Operation cure PV is not just a dream by Besremi.
Operation Cure PV: Operation cure PV is not just a... - MPN Voice
Operation Cure PV
Thanks for posting. I wonder how accessible Besremi is in UK now?
Thanks for posting! I have ET AB ( from a blood test) is 20%. Diagnosed nearly 2 years ago. I probably sound like a bit of a broken record now haha but I am wondering if people should be started earlier on interferons now to try and stop both progression of the MPN and it transforming to MF. I worry that we find out that this should be the case and we could have helped to stop or at the very least slow or stabilise progression when we have the opportunity to do so rather than wait and see. Thanks again. B
I worry about this as well. I'm on aspirin only and watch and wait.
About that, the strong science evidence is not enough for pegINF including Pegasys or Besremi as general treatment guideline specially earl stage of MPN. For PV, we are waiting about "Low PV study" result as below which should be followed one more 1 years after good interim analysis, I think.
pubmed.ncbi.nlm.nih.gov/334...
But according to more data analysis and chart of Richard T. Silver at WCM, it seem INF is first priority of MPN treatment.
Below link is for you reference.
Great new info. We've discussed the 10% AB limit in other threads. This is the first time I've seen it tied to an explicit clinical result. Maybe this will be formally published? So far much of the Heam profession remains skeptical of any clinical benefit for AB reductions.
He notes two required factors, but it's actually 3 factors required:
- Good Heam response.
-Start early after Dx
-Reduce to less than 10% AB.
Starting early has also been recommended by the Silver MPN group also.
I believe Dr Kiladjian has stated in ContiPV follow ups that younger age is also a factor. Curious why that is not repeated here, maybe these factors are more important.
The plot here I've posted elsewhere (from Besremi ContiPV) shows a steep AB decline to two years, (lower blue line) and molecular response (upper blue line) also clearly changing at 2 years. Maybe that's related to the two year significance he discussed. In this data the average AB <10% was achieved at 3-4 years.
Regarding progression I have posted recently of a study finding AB level and and progression relationship. But it doesn't discuss reduction benefit.
healthunlocked.com/mpnvoice...
As EmeraldA says, better to bet on these benefits now rather than wait to fully confirm them later.
All of this doesn't read for the other driver mutations as I believe ContiPV tracked only Jak2, reasonable since it was for PV.
In the ongoing ET/Ropeg study they will study these other mutations. Still leaves out triple neg.
clinicaltrials.gov/ct2/show...
<<Change of CALR, MPL, and JAK-2 allelic burden over time [ Time Frame: over the 12 months ] measure change of CALR, MPL, and JAK-2 allelic burden over time>>
I’m also puzzled as to why the haem community are reticent over the significance of AB reductions. Maybe they’re conservative by nature? Maybe they don’t want to get people’s hopes up? To my mind, if Interferons don’t come with the risks associated with long-term HU use, AND they’re just as effective at reducing thrombosis risk for those who need it, AND one gets a good haematological response, surely it makes sense to use a medication that has the possible added benefit of modifying the disease course - provided of course one can tolerate Pegasys or Besremi?
Hi, how to you get tested for AB limit? I've only had one BMB and I'm not interested in another unless medically necessary!
It's actually an AB "level" or simple allele burden (AB). The limits are actually 0 and 100%. But your note on limit is right for the 10% level we discussed above. Your AB level can be above or below that limit.

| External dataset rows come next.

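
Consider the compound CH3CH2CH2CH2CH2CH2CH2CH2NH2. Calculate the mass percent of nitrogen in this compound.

Element totals:
  C: 8
  H: 19
  N: 1
Molecular formula: C8H19N.
Molar mass = 129.247 g/mol.
Mass from N: 1 × 14.007 = 14.007 g/mol.
%N = 14.007 / 129.247 × 100 = 10.84%.

10.84%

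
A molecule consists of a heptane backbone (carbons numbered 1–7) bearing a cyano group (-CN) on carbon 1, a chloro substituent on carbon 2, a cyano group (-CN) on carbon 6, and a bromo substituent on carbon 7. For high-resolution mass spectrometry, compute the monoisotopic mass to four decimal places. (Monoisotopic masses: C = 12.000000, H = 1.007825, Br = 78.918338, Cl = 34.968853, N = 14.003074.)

261.9872

Atom tally by fragment:
  NCCH2 → C:2 H:2 N:1
  CH(Cl) → C:1 H:1 Cl:1
  CH2 → C:1 H:2
  CH2 → C:1 H:2
  CH2 → C:1 H:2
  CH(CN) → C:2 H:1 N:1
  CH2Br → C:1 H:2 Br:1
Element totals:
  C: 9
  H: 12
  Br: 1
  Cl: 1
  N: 2
Molecular formula: C9H12BrClN2.
  M = 9(12.0) + 12(1.007825) + 78.918338 + 34.968853 + 2(14.003074)
    = 108.000000 + 12.093900 + 78.918338 + 34.968853 + 28.006148 = 261.987239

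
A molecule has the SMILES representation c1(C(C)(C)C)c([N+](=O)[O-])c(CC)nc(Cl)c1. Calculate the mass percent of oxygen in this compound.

13.18%

Atom tally by fragment:
  pyridine ring core → C:5 H:5 N:1
  (− 4 ring H displaced by substituents)
  + C(CH3)3 → C:4 H:9
  + NO2 → N:1 O:2
  + C2H5 → C:2 H:5
  + Cl → Cl:1
Element totals:
  C: 11
  H: 15
  Cl: 1
  N: 2
  O: 2
Molecular formula: C11H15ClN2O2.
Molar mass = 242.703 g/mol.
Mass from O: 2 × 15.999 = 31.998 g/mol.
%O = 31.998 / 242.703 × 100 = 13.18%.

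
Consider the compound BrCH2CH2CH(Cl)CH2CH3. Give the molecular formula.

C5H10BrCl

Atom tally by fragment:
  BrCH2 → C:1 H:2 Br:1
  CH2 → C:1 H:2
  CH(Cl) → C:1 H:1 Cl:1
  CH2 → C:1 H:2
  CH3 → C:1 H:3
Element totals:
  C: 5
  H: 10
  Br: 1
  Cl: 1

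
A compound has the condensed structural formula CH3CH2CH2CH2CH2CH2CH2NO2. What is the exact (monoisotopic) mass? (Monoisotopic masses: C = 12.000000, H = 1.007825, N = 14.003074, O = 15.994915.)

145.1103

Atom tally by fragment:
  CH3 → C:1 H:3
  CH2 → C:1 H:2
  CH2 → C:1 H:2
  CH2 → C:1 H:2
  CH2 → C:1 H:2
  CH2 → C:1 H:2
  CH2NO2 → C:1 H:2 N:1 O:2
Element totals:
  C: 7
  H: 15
  N: 1
  O: 2
Molecular formula: C7H15NO2.
  M = 7(12.0) + 15(1.007825) + 14.003074 + 2(15.994915)
    = 84.000000 + 15.117375 + 14.003074 + 31.989830 = 145.110279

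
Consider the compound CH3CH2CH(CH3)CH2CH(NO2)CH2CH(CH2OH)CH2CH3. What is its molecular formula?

C11H23NO3

Element totals:
  C: 11
  H: 23
  N: 1
  O: 3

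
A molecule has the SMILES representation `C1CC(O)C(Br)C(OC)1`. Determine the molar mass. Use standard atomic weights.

Atom tally by fragment:
  cyclopentane ring core → C:5 H:10
  (− 3 ring H displaced by substituents)
  + OH → O:1 H:1
  + Br → Br:1
  + OCH3 → C:1 H:3 O:1
Element totals:
  C: 6
  H: 11
  Br: 1
  O: 2
Molecular formula: C6H11BrO2.
  M = 6(12.011) + 11(1.008) + 79.904 + 2(15.999)
    = 72.066 + 11.088 + 79.904 + 31.998 = 195.056

195.06 g/mol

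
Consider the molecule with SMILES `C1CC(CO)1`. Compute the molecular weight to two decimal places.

Atom tally by fragment:
  cyclopropane ring core → C:3 H:6
  (− 1 ring H displaced by substituents)
  + CH2OH → C:1 H:3 O:1
Element totals:
  C: 4
  H: 8
  O: 1
Molecular formula: C4H8O.
  M = 4(12.011) + 8(1.008) + 15.999
    = 48.044 + 8.064 + 15.999 = 72.107

72.11 g/mol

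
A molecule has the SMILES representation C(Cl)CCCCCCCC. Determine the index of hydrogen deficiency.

Atom tally by fragment:
  ClCH2 → C:1 H:2 Cl:1
  CH2 → C:1 H:2
  CH2 → C:1 H:2
  CH2 → C:1 H:2
  CH2 → C:1 H:2
  CH2 → C:1 H:2
  CH2 → C:1 H:2
  CH2 → C:1 H:2
  CH3 → C:1 H:3
Element totals:
  C: 9
  H: 19
  Cl: 1
Molecular formula: C9H19Cl.
DoU = (2C + 2 + N − H − X) / 2 = (2·9 + 2 + 0 − 19 − 1) / 2 = 0.

0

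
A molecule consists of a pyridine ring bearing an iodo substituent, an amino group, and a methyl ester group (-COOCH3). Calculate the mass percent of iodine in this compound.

45.64%

Atom tally by fragment:
  pyridine ring core → C:5 H:5 N:1
  (− 3 ring H displaced by substituents)
  + I → I:1
  + NH2 → N:1 H:2
  + COOCH3 → C:2 H:3 O:2
Element totals:
  C: 7
  H: 7
  I: 1
  N: 2
  O: 2
Molecular formula: C7H7IN2O2.
Molar mass = 278.049 g/mol.
Mass from I: 1 × 126.904 = 126.904 g/mol.
%I = 126.904 / 278.049 × 100 = 45.64%.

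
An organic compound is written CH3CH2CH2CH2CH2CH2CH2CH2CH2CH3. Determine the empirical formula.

Element totals:
  C: 10
  H: 22
Molecular formula: C10H22.
gcd of subscripts = 2; dividing each by 2:
  C: 10/2 = 5
  H: 22/2 = 11

C5H11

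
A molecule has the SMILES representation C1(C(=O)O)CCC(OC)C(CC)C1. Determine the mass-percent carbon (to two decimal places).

Atom tally by fragment:
  cyclohexane ring core → C:6 H:12
  (− 3 ring H displaced by substituents)
  + COOH → C:1 H:1 O:2
  + OCH3 → C:1 H:3 O:1
  + C2H5 → C:2 H:5
Element totals:
  C: 10
  H: 18
  O: 3
Molecular formula: C10H18O3.
Molar mass = 186.251 g/mol.
Mass from C: 10 × 12.011 = 120.110 g/mol.
%C = 120.110 / 186.251 × 100 = 64.49%.

64.49%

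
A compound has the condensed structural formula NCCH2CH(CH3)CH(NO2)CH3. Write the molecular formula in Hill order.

Element totals:
  C: 6
  H: 10
  N: 2
  O: 2

C6H10N2O2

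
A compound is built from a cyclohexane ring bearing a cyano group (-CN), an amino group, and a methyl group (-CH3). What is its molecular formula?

Atom tally by fragment:
  cyclohexane ring core → C:6 H:12
  (− 3 ring H displaced by substituents)
  + CN → C:1 N:1
  + NH2 → N:1 H:2
  + CH3 → C:1 H:3
Element totals:
  C: 8
  H: 14
  N: 2

C8H14N2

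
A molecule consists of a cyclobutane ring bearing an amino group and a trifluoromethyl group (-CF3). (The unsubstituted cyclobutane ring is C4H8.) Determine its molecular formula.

Atom tally by fragment:
  cyclobutane ring core → C:4 H:8
  (− 2 ring H displaced by substituents)
  + NH2 → N:1 H:2
  + CF3 → C:1 F:3
Element totals:
  C: 5
  H: 8
  F: 3
  N: 1

C5H8F3N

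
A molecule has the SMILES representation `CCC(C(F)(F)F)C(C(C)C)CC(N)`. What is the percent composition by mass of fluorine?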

Agree BMB is not a fun habit. You can get your AB from blood test also. I've read that it gives ~4% lower value, Hunter said he's seen similar info. I had14% blood, 19% BMB. So you can ask your Dr at your next blood draw.
This was 10 years ago: Conclusion In this prospective phase 2 study of PV pts treated with peg-IFNα-2a after 6.4 years median follow-up, we recognized that:
1) 94% of pts were still in hematological response, including 82% CR;
2) 29% of pts could stop peg-IFNα-2a and remained in hematological response without further cytoreductive therapy after a median observation time of 28+ mos (up to 64+ mos);
3) major and sustained molecular response in %V617F was confirmed in 83% of patients, including 28% who achieved complete molecular response, while TET2 mutated clones appeared resistant to peg-IFNα-2a;
4) histological CR was also achieved in selected patients;
5) no vascular event was observed after 6.4 years median follow-up
6) no new safety concern arose with prolonged utilization of peg-IFN alpha-2a.